Nevada County marijuana community advisory group learns about state pot laws
The branch chief of the state agency responsible for issuing marijuana cultivation licenses said Tuesday, July 25, her office might start accepting applications before Jan. 1, meaning the office potentially could issue permits the following day.
Amber Morris, branch chief of CalCannabis, told Nevada County’s community advisory group that government agencies involved in the permitting process are working toward that goal. However, a grower obtaining such a temporary license must have a local permit — likely an impossibility for Nevada County cultivators because such permits won’t exist by then.
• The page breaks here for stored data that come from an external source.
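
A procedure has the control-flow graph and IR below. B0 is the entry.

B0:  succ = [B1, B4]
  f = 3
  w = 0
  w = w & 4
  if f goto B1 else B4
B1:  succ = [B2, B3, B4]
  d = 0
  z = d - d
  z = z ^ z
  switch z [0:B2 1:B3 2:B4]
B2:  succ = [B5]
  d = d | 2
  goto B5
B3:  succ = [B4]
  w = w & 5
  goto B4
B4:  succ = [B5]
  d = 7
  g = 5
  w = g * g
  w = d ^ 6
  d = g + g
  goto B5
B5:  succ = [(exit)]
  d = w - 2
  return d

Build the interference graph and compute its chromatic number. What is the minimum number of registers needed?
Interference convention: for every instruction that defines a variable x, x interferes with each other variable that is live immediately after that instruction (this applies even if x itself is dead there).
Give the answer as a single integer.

Answer: 3

Analysis:
def/use:
  B0: {f,w} / ∅
  B1: {d,z} / ∅
  B2: {d} / {d}
  B3: {w} / {w}
  B4: {d,g,w} / ∅
  B5: {d} / {w}

Liveness:
  B0 li=∅ lo={w}
  B1 li={w} lo={d,w}
  B2 li={d,w} lo={w}
  B3 li={w} lo=∅
  B4 li=∅ lo={w}
  B5 li={w} lo=∅

Interfere edges:
  d — {g,w,z}
  f — {w}
  g — {d,w}
  w — {d,f,g,z}
  z — {d,w}

Chromatic number:
  lower bound: {d,g,w} mutually conflict ⇒ χ ≥ 3
  3-colouring: c0={w}  c1={d,f}  c2={g,z}
  χ = 3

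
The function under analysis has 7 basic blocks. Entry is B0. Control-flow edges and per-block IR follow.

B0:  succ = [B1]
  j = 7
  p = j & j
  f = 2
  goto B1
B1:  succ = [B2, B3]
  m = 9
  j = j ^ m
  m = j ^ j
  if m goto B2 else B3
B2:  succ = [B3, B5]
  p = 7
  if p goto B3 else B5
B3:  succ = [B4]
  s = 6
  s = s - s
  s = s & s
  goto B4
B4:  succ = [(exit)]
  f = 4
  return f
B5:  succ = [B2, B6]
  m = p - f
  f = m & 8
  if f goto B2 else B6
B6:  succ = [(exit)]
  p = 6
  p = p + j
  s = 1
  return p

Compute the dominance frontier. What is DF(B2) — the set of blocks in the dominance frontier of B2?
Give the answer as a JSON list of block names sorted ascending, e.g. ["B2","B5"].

Answer: ["B2", "B3"]

Working:
idom tree: B1←B0 B2←B1 B3←B1 B4←B3 B5←B2 B6←B5
Dom∩ at merges:
  B2: preds {B1,B5}: {B0,B1} ∩ {B0,B1,B2,B5} = {B0,B1}; idom=B1
  B3: preds {B1,B2}: {B0,B1} ∩ {B0,B1,B2} = {B0,B1}; idom=B1

Frontier:
  join B2 pred B1: · stop@B1
  join B2 pred B5: B5→B2 stop@B1
  join B3 pred B1: · stop@B1
  join B3 pred B2: B2 stop@B1
  B0 → ∅
  B1 → ∅
  B2 → {B2,B3}
  B3 → ∅
  B4 → ∅
  B5 → {B2}
  B6 → ∅

DF(B2) = ["B2", "B3"]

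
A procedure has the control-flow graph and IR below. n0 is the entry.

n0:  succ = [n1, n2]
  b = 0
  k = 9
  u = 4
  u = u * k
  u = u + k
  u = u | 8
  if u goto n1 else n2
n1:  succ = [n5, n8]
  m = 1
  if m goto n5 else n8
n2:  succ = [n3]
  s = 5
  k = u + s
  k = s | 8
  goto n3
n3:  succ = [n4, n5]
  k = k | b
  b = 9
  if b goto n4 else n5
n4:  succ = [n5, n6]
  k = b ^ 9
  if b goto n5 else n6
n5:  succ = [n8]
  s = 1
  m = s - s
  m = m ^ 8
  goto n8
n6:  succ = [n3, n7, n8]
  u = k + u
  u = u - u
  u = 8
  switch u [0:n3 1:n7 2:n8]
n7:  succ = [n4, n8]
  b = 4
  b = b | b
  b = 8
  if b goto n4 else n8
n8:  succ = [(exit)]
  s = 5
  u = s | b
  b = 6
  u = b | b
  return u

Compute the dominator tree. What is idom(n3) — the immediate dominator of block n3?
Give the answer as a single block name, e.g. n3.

Answer: n2

Working:
idom tree: n1←n0 n2←n0 n3←n2 n4←n3 n5←n0 n6←n4 n7←n6 n8←n0
Dom∩ at merges:
  n3: preds {n2,n6}: {n0,n2} ∩ {n0,n2,n3,n4,n6} = {n0,n2}; idom=n2
  n4: preds {n3,n7}: {n0,n2,n3} ∩ {n0,n2,n3,n4,n6,n7} = {n0,n2,n3}; idom=n3
  n5: preds {n1,n3,n4}: {n0,n1} ∩ {n0,n2,n3} ∩ {n0,n2,n3,n4} = {n0}; idom=n0
  n8: preds {n1,n5,n6,n7}: {n0,n1} ∩ {n0,n5} ∩ {n0,n2,n3,n4,n6} ∩ {n0,n2,n3,n4,n6,n7} = {n0}; idom=n0

idom(n3) = n2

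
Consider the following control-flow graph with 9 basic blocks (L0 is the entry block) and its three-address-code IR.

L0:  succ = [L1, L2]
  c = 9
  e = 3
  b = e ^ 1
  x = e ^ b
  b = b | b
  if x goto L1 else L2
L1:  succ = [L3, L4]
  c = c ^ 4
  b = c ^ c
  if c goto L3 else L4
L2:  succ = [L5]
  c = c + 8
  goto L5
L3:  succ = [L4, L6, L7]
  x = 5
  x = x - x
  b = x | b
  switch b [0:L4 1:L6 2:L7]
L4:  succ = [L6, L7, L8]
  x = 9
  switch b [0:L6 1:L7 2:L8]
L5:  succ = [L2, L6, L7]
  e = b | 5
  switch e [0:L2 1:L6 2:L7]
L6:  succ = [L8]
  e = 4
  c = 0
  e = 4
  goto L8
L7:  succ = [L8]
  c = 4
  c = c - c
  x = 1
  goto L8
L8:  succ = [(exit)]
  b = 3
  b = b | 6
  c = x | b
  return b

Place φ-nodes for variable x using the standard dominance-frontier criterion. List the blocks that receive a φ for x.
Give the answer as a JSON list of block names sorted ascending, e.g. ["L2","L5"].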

“It’s a crazy timeline we’re working under already,” Morris said.
The CalCannabis branch chief spoke at the cannabis panel’s fifth meeting. Panelists heard from Morris, as well as two representatives of the Rural County Representatives of California, about state law dictating the new marijuana landscape.
Paul Smith, with the rural county group, told the panel that the state has no requirement for growers to have local permits — a recent change in law. However, the state will issue no license to a cultivator if that person is violating a local ordinance. Smith advised local governments to write their own regulations.
Morris said temporary licenses do require local permits.
Arthur Wylene, an attorney with the rural county group, said governments should be clear with their rules. He feared a situation in which an ordinance failed to mention, for example, nurseries. That could lead to two arguments — its omission means they’re allowed, or alternatively that they’re forbidden.
“Be clear,” Wylene said. “Think down the branches of the logic tree.”
Smith also delved into what local governments can’t do, like prohibiting cannabis deliveries on public roads.
Proposition 64, which in November legalized the recreational adult use of cannabis, allows people to grow six plants for personal use. Wylene noted that local governments can’t prohibit those personal plants, but they can reasonably regulate them.
The question of what’s reasonable already has led to at least one lawsuit against a California city, Wylene said.
“You’re going to get sued,” Smith said to some laughter. “You’re going to get sued no matter what you do.”
Pivoting to taxes, Smith said the state has various cultivation taxes in place, along with a 15 percent retail tax. Local governments can implement additional taxes, though they must gain approval from the voters.
“Be careful using this authority,” Smith said. “You do not want to price your products out of a regulatory framework.”
The Board of Supervisors created the marijuana panel to gather information and write recommendations for a permanent grow ordinance. The panel is expected to deliver those recommendations around year’s end. Supervisors have said they want the ordinance in place by March.